Manual intervention involves changes either on the stream data, on the consumer offset or the actual implementation of the processor function.

Promises 🌠

Async processing is supported by the processor function by means of Promise object.
Here is an example:

export default function asyncProcessing({ key, payload }, caches) {
return new Promise((resolve, reject) => {
asyncTransform()
.then(result => resolve([{ key, payload: result }]))
// IMPORTANT: when the async execution throw an erorr,
// the outer promise MUST be rejected
.catch(err => reject(err))
})
}

async function asyncTransform() {
// custom business logic
}
danger

async/await keywords are not supported. Construct a Promise object and return it.

Cache Access 🪙

As described in the configuration file, the processor function can access an external cache to enable stateful stream processing. In the configuration file one or more caches can be defined, which are then provided to the function in the caches argument.

caches function allows to retrieve an underlying cache object when specifying its identifier that was set in the configuration file.

For example, cache-1 can be defined as follows:

{
// other properties above
"caches": {
"cache-1": {
"type": "mongodb",
"url": "mongodb://localhost:27017/farm-data",
"appName": "eu.miaplatform.fastdata.stream-processor",
"database": "farm-data",
"collection": "stream-processor-state"
}
}
}

and it can be retrieved by the caches function and used as shown in the function below:

export default function cacheValue({ key, payload }, caches) {
return new Promise((resolve, reject) => {
const testCache = caches?.("cache-1")

if (testCache) {
testCache.get("testKey")
.then(result => {
if (!result) {
// NOTE: set throws in case a value already exists for selected key
testCache.set("testKey", payload)
} else {
// NOTE: to permit concurrent modifications, the current value version
// MUST be provided. On the contrary, a mismatched version
// would raise a concurrent modification
testCache.update("testKey", payload, result.v)
}
})
.then(() => testCache.get("testKey"))
.then(value => {
console.log(value)
return value
})
.then(value => resolve([{ key, payload: value }]))
// IMPORTANT: promises MUST be catched and the outer promise MUST be rejected
// to ensure proper closure of the sandbox process
.catch(err => reject(err))
} else {
// IMPORTANT: when cache is not found, the outer promise MUST be rejected
reject("cache not found")
}
})
}
warning

Always verify whether selected cache object exists. This ensures that Stream Processor service stops its execution due to an unexpected error. This measure is to prevent handling input events without the external state available.
In addition, this check immediately notifies of configuration typos and help fixing them quickly.

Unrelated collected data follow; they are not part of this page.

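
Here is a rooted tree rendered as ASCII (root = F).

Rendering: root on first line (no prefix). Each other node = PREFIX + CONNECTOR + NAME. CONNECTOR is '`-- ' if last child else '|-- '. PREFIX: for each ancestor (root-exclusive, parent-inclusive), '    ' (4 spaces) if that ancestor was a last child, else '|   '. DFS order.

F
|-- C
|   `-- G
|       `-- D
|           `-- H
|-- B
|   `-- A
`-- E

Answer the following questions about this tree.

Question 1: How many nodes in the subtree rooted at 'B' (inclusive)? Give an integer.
Answer: 2

Derivation:
Subtree rooted at B contains: A, B
Count = 2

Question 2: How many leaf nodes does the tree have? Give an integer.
Answer: 3

Derivation:
Leaves (nodes with no children): A, E, H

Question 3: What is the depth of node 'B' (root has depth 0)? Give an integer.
Answer: 1

Derivation:
Path from root to B: F -> B
Depth = number of edges = 1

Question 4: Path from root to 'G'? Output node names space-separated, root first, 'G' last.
Walk down from root: F -> C -> G

Answer: F C G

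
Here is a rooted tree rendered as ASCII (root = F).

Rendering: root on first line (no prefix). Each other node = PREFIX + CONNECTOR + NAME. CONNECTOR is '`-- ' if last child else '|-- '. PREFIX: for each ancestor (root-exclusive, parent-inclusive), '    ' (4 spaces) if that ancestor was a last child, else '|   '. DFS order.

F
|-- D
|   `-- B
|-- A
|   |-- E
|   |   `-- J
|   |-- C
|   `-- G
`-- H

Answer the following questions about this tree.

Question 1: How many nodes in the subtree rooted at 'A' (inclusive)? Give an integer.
Answer: 5

Derivation:
Subtree rooted at A contains: A, C, E, G, J
Count = 5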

Cache Supported Operations

The cache object interface exposes the following methods:

  • get(key): retrieves from the cache the value (and its version) associated to selected key. Returns void when no record is found;
  • set(key, value): inserts a value for selected key;
    Possible errors:
    • AlreadyExists: it is not possible to set a key that already exists;
  • update(key, value, version): modifies the existing value associated to the selected key.
    Possible errors:
    • NotFound: selected key does not exist within the cache;
    • ConcurrentModification: version parameter does not match the one currently stored for the selected key. Another operation may have occurred on it since last read;
  • delete(key): remove from the cache selected key and its associated value;
note

All cache methods are asynchronous operations.

In the table below are reported the available cache types with their supported operations:

Cache TypeGetSetUpdateDelete
mongodb✔️✔️✔️✔️

It is up to each cache implementation to provide their underlying logic. When no logic is defined for one of the methods, calling it returns an Unimplemented error.

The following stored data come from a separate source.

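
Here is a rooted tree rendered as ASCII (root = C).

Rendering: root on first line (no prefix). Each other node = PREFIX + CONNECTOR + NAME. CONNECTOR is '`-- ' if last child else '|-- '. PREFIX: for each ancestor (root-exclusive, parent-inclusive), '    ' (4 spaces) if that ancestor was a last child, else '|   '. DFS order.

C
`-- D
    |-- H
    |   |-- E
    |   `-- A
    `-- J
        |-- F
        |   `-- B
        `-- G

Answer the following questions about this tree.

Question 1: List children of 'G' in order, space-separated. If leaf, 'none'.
Node G's children (from adjacency): (leaf)

Answer: none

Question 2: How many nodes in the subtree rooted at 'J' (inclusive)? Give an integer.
Answer: 4

Derivation:
Subtree rooted at J contains: B, F, G, J
Count = 4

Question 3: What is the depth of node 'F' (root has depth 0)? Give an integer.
Answer: 3

Derivation:
Path from root to F: C -> D -> J -> F
Depth = number of edges = 3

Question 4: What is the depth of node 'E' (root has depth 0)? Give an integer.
Path from root to E: C -> D -> H -> E
Depth = number of edges = 3

Answer: 3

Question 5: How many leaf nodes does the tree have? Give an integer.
Leaves (nodes with no children): A, B, E, G

Answer: 4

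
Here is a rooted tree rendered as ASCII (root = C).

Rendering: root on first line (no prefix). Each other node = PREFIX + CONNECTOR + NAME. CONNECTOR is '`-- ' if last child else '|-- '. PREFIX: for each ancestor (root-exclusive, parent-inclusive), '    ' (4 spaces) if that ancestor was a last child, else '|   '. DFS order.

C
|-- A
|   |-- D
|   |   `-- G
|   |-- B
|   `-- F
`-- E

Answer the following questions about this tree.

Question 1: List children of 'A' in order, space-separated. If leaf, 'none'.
Node A's children (from adjacency): D, B, F

Answer: D B F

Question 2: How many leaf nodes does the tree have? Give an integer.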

Tombstone Events Management 🪦

The service is able to handle tombstone events, that is events whose content is empty (empty vector of bytes), passing them to the processing function with a payload set to null.

As a result, when tombstone events may be expected in the input stream, it is recommended to check for null equivalence in the processing function. In case such situation arise, the event can be forwarded as-is, so that the tombstone logic is maintained also across the output stream.

This check should be carried out as soon as possible within the processing function, as shown below:

export default function ({ key, payload }) {
// just forward tombstone events
if (payload === null) {
return [{ key, payload }]
}

// user-defined processing logic

return [{ key, payload }]
}

In case such events should be processed differently, the processor function may be written to address them according to your business needs.
For example, a tombstone event may be transformed into a "Fast Data" DELETE message, whose before and after are set to null value. This transformation is useful to notify a change event of delete when the record's prior value is not available within the payload of the input event.

export default function ({key, payload}) {
// transform tombstone events into "Fast Data" event
// and forward the original event to maintain the cleanup
// capability on the Kafka topic
if (payload === null) {
return [
// Fast Data event
{
key,
payload: {
op: 'd',
before: null,
after: null
}
},
// original tombstone event
{
key,
payload: null
}
]
}

// user-defined processing logic

return [{ key, payload }]
}